Questionnaire littéraire pour trois écrivains hongrois – Ádám Bodor

Où il est question de Paris, des foires internationales, du lecteur idéal et de bien d’autres choses encore.


« Qui a connu son étreinte, toujours languit de la retrouver, qui a contemplé ses charmes, jamais ne les oublie et qui a laissé échapper ne serait-ce qu’une minute d’instants amoureux partagés avec cette ville, le regrette à jamais ! », écrivait en 1925 le hongrois Attila Orbók dans son guide de voyage consacré à Paris. Quelle relation entretenez-vous avec la capitale française ? (1)

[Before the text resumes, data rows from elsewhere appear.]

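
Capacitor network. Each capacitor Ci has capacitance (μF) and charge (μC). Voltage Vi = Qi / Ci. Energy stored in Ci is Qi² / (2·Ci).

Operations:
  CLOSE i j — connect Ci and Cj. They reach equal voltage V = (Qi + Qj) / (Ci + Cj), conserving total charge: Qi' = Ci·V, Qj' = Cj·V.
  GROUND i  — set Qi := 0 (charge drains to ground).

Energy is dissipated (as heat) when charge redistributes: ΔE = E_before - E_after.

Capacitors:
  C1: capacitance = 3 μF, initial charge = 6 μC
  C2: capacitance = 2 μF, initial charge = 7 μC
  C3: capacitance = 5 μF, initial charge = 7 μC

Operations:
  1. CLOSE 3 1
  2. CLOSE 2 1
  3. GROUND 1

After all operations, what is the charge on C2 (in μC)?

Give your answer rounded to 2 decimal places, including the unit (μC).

Initial: C1(3μF, Q=6μC, V=2.00V), C2(2μF, Q=7μC, V=3.50V), C3(5μF, Q=7μC, V=1.40V)
Op 1: CLOSE 3-1: Q_total=13.00, C_total=8.00, V=1.62; Q3=8.12, Q1=4.88; dissipated=0.338
Op 2: CLOSE 2-1: Q_total=11.88, C_total=5.00, V=2.38; Q2=4.75, Q1=7.12; dissipated=2.109
Op 3: GROUND 1: Q1=0; energy lost=8.461
Final charges: Q1=0.00, Q2=4.75, Q3=8.12

Answer: 4.75 μC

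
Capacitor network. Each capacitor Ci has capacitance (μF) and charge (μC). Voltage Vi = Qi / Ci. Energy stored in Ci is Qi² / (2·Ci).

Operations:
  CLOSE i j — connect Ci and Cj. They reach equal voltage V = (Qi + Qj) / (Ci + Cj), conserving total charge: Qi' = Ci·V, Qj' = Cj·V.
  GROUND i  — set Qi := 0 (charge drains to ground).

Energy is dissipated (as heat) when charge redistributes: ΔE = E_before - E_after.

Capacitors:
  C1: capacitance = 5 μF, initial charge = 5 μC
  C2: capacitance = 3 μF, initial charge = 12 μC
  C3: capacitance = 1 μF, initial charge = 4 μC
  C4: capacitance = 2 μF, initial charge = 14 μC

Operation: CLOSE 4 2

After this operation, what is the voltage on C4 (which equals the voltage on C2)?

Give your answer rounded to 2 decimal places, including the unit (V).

Answer: 5.20 V

Derivation:
Initial: C1(5μF, Q=5μC, V=1.00V), C2(3μF, Q=12μC, V=4.00V), C3(1μF, Q=4μC, V=4.00V), C4(2μF, Q=14μC, V=7.00V)
Op 1: CLOSE 4-2: Q_total=26.00, C_total=5.00, V=5.20; Q4=10.40, Q2=15.60; dissipated=5.400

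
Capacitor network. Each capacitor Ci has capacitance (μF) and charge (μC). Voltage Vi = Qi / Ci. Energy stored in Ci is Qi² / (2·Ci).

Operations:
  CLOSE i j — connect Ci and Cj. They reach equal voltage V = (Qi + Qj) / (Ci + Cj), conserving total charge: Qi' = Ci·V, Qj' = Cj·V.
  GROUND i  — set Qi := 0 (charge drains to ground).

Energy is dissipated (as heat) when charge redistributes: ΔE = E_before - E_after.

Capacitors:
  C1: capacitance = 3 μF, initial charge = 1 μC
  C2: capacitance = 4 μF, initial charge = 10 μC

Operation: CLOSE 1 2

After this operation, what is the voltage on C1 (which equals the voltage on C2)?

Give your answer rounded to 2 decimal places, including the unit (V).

Initial: C1(3μF, Q=1μC, V=0.33V), C2(4μF, Q=10μC, V=2.50V)
Op 1: CLOSE 1-2: Q_total=11.00, C_total=7.00, V=1.57; Q1=4.71, Q2=6.29; dissipated=4.024

Answer: 1.57 V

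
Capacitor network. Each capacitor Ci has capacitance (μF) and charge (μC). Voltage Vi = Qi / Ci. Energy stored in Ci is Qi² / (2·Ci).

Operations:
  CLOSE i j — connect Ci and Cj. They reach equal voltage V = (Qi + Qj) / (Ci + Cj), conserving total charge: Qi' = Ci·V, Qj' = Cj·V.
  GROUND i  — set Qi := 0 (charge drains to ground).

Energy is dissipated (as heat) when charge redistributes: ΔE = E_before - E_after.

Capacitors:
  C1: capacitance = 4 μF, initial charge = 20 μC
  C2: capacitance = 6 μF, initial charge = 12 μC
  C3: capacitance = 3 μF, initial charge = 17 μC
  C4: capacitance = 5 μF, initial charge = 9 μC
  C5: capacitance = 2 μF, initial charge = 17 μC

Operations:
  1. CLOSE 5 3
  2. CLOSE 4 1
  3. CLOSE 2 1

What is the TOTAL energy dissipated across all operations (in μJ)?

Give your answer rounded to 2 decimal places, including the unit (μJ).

Answer: 17.99 μJ

Derivation:
Initial: C1(4μF, Q=20μC, V=5.00V), C2(6μF, Q=12μC, V=2.00V), C3(3μF, Q=17μC, V=5.67V), C4(5μF, Q=9μC, V=1.80V), C5(2μF, Q=17μC, V=8.50V)
Op 1: CLOSE 5-3: Q_total=34.00, C_total=5.00, V=6.80; Q5=13.60, Q3=20.40; dissipated=4.817
Op 2: CLOSE 4-1: Q_total=29.00, C_total=9.00, V=3.22; Q4=16.11, Q1=12.89; dissipated=11.378
Op 3: CLOSE 2-1: Q_total=24.89, C_total=10.00, V=2.49; Q2=14.93, Q1=9.96; dissipated=1.793
Total dissipated: 17.987 μJ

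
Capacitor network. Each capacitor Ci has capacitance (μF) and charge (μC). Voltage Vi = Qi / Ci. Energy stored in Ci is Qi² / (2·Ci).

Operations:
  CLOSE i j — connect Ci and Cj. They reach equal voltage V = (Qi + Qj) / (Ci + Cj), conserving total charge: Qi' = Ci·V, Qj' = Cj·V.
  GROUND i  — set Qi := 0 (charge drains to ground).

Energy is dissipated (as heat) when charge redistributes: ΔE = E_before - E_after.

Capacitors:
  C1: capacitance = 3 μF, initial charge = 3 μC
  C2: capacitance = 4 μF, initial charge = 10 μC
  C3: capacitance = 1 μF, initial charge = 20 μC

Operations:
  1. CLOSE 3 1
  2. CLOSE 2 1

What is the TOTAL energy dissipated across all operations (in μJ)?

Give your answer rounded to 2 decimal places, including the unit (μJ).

Initial: C1(3μF, Q=3μC, V=1.00V), C2(4μF, Q=10μC, V=2.50V), C3(1μF, Q=20μC, V=20.00V)
Op 1: CLOSE 3-1: Q_total=23.00, C_total=4.00, V=5.75; Q3=5.75, Q1=17.25; dissipated=135.375
Op 2: CLOSE 2-1: Q_total=27.25, C_total=7.00, V=3.89; Q2=15.57, Q1=11.68; dissipated=9.054
Total dissipated: 144.429 μJ

Answer: 144.43 μJ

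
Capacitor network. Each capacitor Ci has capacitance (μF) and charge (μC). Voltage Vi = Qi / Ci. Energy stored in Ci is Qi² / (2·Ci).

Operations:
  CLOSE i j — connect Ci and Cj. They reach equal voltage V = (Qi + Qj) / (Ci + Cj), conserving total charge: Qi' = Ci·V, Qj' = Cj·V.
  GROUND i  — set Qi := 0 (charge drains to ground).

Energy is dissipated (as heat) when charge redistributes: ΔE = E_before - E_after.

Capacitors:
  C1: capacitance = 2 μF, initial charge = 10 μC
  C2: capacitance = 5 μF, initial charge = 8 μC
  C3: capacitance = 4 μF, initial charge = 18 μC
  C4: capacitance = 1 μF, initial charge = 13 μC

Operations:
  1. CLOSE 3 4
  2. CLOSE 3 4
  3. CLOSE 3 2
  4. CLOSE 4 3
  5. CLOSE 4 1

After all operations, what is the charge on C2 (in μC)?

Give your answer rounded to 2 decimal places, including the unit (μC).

Initial: C1(2μF, Q=10μC, V=5.00V), C2(5μF, Q=8μC, V=1.60V), C3(4μF, Q=18μC, V=4.50V), C4(1μF, Q=13μC, V=13.00V)
Op 1: CLOSE 3-4: Q_total=31.00, C_total=5.00, V=6.20; Q3=24.80, Q4=6.20; dissipated=28.900
Op 2: CLOSE 3-4: Q_total=31.00, C_total=5.00, V=6.20; Q3=24.80, Q4=6.20; dissipated=0.000
Op 3: CLOSE 3-2: Q_total=32.80, C_total=9.00, V=3.64; Q3=14.58, Q2=18.22; dissipated=23.511
Op 4: CLOSE 4-3: Q_total=20.78, C_total=5.00, V=4.16; Q4=4.16, Q3=16.62; dissipated=2.612
Op 5: CLOSE 4-1: Q_total=14.16, C_total=3.00, V=4.72; Q4=4.72, Q1=9.44; dissipated=0.238
Final charges: Q1=9.44, Q2=18.22, Q3=16.62, Q4=4.72

Answer: 18.22 μC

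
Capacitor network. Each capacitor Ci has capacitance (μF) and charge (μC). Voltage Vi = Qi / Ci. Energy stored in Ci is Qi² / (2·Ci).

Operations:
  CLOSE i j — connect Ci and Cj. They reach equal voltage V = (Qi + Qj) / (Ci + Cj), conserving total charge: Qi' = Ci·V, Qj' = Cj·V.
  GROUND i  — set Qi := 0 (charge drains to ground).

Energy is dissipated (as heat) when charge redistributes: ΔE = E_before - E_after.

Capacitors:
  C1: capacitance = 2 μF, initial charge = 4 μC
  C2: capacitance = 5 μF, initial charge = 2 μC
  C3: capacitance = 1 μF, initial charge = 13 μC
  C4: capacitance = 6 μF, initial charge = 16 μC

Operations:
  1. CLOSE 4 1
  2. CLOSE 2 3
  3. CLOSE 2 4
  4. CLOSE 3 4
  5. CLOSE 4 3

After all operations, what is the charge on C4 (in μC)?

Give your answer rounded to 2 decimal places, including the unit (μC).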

 Je comprends l’enthousiasme d’Attila Orbók. Le Paris d’il y a un siècle, répondant aux exigences du mode de vie bourgeois de l’époque, devait être plus trépidant, plus chatoyant qu’aujourd’hui. Comparé à son homologue contemporain, le visiteur tout droit sorti de son contexte hongrois y trouvait alors davantage d’excitation, de délices et probablement d’aventures, la confrontation avec la vie mondaine pouvait lui laisser de plus fortes impressions. Issu d’un environnement socio-culturel beaucoup plus équilibré, riche de connaissances, d’expériences différentes et disposant d’autres moyens de communication, le visiteur d’aujourd’hui aborde la ville plus sereinement, avec des attentes d’une autre nature. Voyager est désormais une mode, un style de vie et le voyageur est donc inévitablement devenu plus difficile à surprendre, son intérêt s’émousse, ce qui finit par se répercuter sur l’offre elle-même. Le Paris d’antan a forcément perdu de son charme, ses couleurs se ternissent, ses saveurs s’estompent, les symboles uniformisés de la mondialisation, certes dans une moindre mesure qu’ailleurs, viennent en permanence polluer le paysage d’ensemble de la ville.
Mise à part l’offre culturelle et culinaire, l’ambiance de la ville n’a pratiquement pas changé depuis ma première visite vingt-cinq ans plus tôt. Elle a certainement connu des changements, des détails ici et là ou des proportions ont été modifiés, mais ceux-ci sont imperceptibles pour le voyageur de passage. Certaines choses sont visibles, d’autres non. Dès mon premier séjour, j’ai été frappé par l’impression naturelle et rassurante que laissait la présence des populations originaires d’Asie, d’Afrique ou, plus largement issues d’autres horizons culturels, dont le comportement, les vêtements et la façon d’être tout entière se fondaient parfaitement dans le décor de Paris, respirant la familiarité avec ce lieu, partie intégrante de son ethos. Ma perception est toujours la même dans le périmètre limité où je me déplace mais je suis conscient que ce n’est plus qu’une facette de la réalité et que le tableau général est beaucoup plus complexe. Celui qui, pour la première fois, progresse lentement en direction du centre-ville depuis l’aéroport aura une image beaucoup plus nuancée de Paris. Il est vite confronté à l’existence d’une société parallèle avec une façon de penser alternative, où la marginalité assumée fait partie de l’identité, ce qui dicte le cadre de sa relation avec la société légitime. Ces observations ébranlent légèrement mon jugement initial.
Pour revenir au cœur de la question, je suis venu plusieurs fois à Paris et j’aime bien être ici. Ce n’est sans doute pas étranger au fait que, à quelques exceptions près, j’ai toujours logé à l’Institut hongrois, à proximité du jardin du Luxembourg, de l’église Saint-Sulpice, de la place de l’Odéon, non loin de la Sorbonne et du quartier Saint-Germain, un paysage tranquille, amical, très humain, regorgeant de recoins accueillants, intimes. Par comparaison, Rome aussi abonde d’endroits similaires mais ils préservent dignement leur patine ancienne ce qui m’intimide et ils me restent finalement inaccessibles. L’ensorcelant univers méditerranéen protège semble-t-il plus strictement son identité sacrée, qui est aussi garante de sa magie aux accents mythologiques, tandis que Paris est une ville nouvelle, ouverte, directe, facile à appréhender, amicale et qui dévoile volontiers sa personnalité. Le voyageur a ici la tâche plus facile.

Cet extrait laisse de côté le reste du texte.